Distinct cellulose nanofibrils generated for improved Pickering emulsions and lignocellulose-degradation enzyme secretion coupled with high bioethanol production in natural rice mutants

Abstract

Since lignocellulose represents an enormous and sustainable biomass resource convertible for biofuels and bioproducts, green-like and cost-effective technology is being increasingly considered to generate value-added bioproducts along with biofuel production. Herein, we took advantage of the natural rice mutant (Osfc16) that possesses recalcitrance-reduced lignocellulose, and performed a direct enzymatic hydrolysis of rice straw to achieve significantly increased bioethanol yields (by 19% at p < 0.01) compared with those from the wild type. Additionally, we generated optimal cellulose nanofibrils (CNFs) from the remaining enzymatic residues under far fewer cycles of high-pressure homogenization.
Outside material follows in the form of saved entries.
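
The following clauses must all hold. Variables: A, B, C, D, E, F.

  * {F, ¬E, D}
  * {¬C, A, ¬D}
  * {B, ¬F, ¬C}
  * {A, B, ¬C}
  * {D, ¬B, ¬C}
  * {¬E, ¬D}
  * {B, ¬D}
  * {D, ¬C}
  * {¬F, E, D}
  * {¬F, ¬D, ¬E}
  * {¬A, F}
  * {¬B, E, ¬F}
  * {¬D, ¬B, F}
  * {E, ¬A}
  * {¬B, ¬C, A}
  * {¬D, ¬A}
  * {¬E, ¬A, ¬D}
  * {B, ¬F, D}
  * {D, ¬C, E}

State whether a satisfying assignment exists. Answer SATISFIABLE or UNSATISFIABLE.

SATISFIABLE

C occurs only negated in the remaining clauses — set C = False.
Set A = False and propagate.
For the remaining variables, B = True, D = False, E = False, F = False works.
Every clause has at least one true literal under this assignment.
So A=False, B=True, C=False, D=False, E=False, F=False is a satisfying assignment.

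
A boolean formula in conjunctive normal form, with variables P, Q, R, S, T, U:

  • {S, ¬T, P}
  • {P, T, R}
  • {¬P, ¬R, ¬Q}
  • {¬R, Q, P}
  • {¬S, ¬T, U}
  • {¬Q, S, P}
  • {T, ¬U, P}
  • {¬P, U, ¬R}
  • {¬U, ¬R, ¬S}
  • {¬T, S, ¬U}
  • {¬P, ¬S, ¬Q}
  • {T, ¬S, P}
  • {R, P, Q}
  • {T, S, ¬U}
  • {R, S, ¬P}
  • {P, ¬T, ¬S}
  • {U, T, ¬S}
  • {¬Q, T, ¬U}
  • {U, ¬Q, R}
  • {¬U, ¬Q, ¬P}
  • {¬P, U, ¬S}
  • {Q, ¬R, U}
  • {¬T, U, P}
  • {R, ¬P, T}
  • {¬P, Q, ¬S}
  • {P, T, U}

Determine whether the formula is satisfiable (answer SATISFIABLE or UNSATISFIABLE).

UNSATISFIABLE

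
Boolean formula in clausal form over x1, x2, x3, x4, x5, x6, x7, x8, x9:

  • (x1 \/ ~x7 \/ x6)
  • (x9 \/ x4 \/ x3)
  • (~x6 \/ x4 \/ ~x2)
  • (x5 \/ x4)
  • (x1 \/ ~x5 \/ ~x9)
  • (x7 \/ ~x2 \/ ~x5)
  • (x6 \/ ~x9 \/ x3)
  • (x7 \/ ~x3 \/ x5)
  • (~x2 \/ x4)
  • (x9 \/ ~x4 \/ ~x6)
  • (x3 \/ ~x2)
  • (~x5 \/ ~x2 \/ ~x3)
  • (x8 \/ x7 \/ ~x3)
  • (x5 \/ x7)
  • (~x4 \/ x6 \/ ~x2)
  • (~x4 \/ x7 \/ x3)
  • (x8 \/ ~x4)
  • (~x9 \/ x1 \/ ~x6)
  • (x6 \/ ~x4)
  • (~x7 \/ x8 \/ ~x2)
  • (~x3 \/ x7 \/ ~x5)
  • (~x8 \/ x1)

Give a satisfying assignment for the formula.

x1=True, x2=False, x3=False, x4=False, x5=True, x6=True, x7=True, x8=True, x9=True

Check each clause:
  1. (x6 \/ x1 \/ ~x7) — x6 is true.
  2. (x3 \/ x4 \/ x9) — x9 is true.
  3. (x4 \/ ~x6 \/ ~x2) — ~x2 is true.
  4. (x4 \/ x5) — x5 is true.
  5. (~x9 \/ x1 \/ ~x5) — x1 is true.
  6. (x7 \/ ~x2 \/ ~x5) — ~x2 is true.
  7. (x3 \/ ~x9 \/ x6) — x6 is true.
  8. (~x3 \/ x5 \/ x7) — ~x3 is true.
  9. (~x2 \/ x4) — ~x2 is true.
  10. (x9 \/ ~x6 \/ ~x4) — x9 is true.
  11. (~x2 \/ x3) — ~x2 is true.
  12. (~x5 \/ ~x2 \/ ~x3) — ~x3 is true.
  13. (~x3 \/ x7 \/ x8) — x8 is true.
  14. (x7 \/ x5) — x5 is true.
  15. (~x4 \/ x6 \/ ~x2) — ~x4 is true.
  16. (x7 \/ x3 \/ ~x4) — ~x4 is true.
  17. (x8 \/ ~x4) — x8 is true.
  18. (x1 \/ ~x6 \/ ~x9) — x1 is true.
  19. (~x4 \/ x6) — ~x4 is true.
  20. (x8 \/ ~x2 \/ ~x7) — x8 is true.
  21. (~x3 \/ ~x5 \/ x7) — ~x3 is true.
  22. (x1 \/ ~x8) — x1 is true.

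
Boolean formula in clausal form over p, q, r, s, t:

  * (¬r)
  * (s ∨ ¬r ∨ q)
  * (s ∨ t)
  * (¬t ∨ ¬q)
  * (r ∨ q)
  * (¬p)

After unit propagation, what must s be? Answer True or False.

Unit clause (¬r) sets r = False.
(q ∨ r) with r = False leaves only q, so q = True.
From (¬q ∨ ¬t) and q = True: t = False.
(s ∨ t) with t = False leaves only s, so s = True.

True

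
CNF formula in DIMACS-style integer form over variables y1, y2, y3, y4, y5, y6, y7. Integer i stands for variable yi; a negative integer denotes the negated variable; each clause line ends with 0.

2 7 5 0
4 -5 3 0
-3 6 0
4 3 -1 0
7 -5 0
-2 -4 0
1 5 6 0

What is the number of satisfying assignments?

Case analysis on y5 and y3:
  y5=1, y3=1: y1 free; 3 ways for (y2,y4,y6,y7) × 2^1 = 6.
  y5=1, y3=0: remaining (y1,y2,y4,y6,y7) ∈ {(0,0,1,0,1); (0,0,1,1,1); (1,0,1,0,1); (1,0,1,1,1)} — 4.
  y5=0, y3=1: y1 free; 4 ways for (y2,y4,y6,y7) × 2^1 = 8.
  y5=0, y3=0: 6 of the 32 assignments to (y1,y2,y4,y6,y7) work.
Total: 6 + 4 + 8 + 6 = 24.

24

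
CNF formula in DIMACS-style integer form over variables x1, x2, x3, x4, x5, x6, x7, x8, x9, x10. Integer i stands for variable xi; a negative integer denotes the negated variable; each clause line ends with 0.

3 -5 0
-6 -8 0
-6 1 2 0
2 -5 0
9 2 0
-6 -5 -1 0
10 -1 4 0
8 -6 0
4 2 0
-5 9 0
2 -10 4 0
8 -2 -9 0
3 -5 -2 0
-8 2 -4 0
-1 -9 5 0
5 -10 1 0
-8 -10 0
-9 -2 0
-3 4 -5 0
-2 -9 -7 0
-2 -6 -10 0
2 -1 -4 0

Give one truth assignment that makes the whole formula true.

x1=False, x2=False, x3=True, x4=True, x5=False, x6=False, x7=False, x8=False, x9=True, x10=False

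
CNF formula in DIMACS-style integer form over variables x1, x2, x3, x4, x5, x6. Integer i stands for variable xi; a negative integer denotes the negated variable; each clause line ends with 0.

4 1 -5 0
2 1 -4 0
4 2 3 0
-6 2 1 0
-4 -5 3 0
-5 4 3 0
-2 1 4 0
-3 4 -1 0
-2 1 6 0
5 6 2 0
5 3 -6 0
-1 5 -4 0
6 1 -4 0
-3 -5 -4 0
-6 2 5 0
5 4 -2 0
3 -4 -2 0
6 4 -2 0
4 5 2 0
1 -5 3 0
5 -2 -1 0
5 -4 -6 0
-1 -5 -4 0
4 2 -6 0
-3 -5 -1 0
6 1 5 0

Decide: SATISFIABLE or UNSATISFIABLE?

x4 = True:
  x5 = True:
    propagation gives x3=True; an empty clause results — contradiction.
  x5 = False:
    propagation gives x1=False, x2=True, x6=True; an empty clause results — contradiction.
x4 = False:
  x2 = True:
    propagation gives x1=True, x3=False, x5=False; an empty clause results — contradiction.
  x2 = False:
    propagation gives x3=True, x1=False, x5=False; an empty clause results — contradiction.
Every branch closes, so no satisfying assignment exists.

UNSATISFIABLE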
Notably, due to their characteristic surfaces, the CNFs at low dosage not only act as effective inducers for the secretion of cellulase complexes by T. reesei, with protein yields significantly increased by 99% and enzyme (endoglucanases and xylanases) activities by 27% and 51%, respectively, using full rice straw as the carbon source, but also play a more efficient role as stabilizers for improving almost all major parameters of Pickering emulsions, including the emulsion index, droplet size, interfacial tension, zeta potential, water holding capacity and storage condition, compared to other chemical inducers and stabilizers (CNFs, proteins, and starch) that have been applied in previous studies. Hence, this study proposes a mechanistic model to elucidate why the desirable rice mutant enables the generation of distinct CNFs that are favorable for Pickering emulsion stabilization and mixed-cellulase induction coupled with relatively low-cost bioethanol production, providing multiple non-chemical processes as a novel green-like technology for complete biomass utilization towards the production of low-cost bioethanol and high-value bioproducts.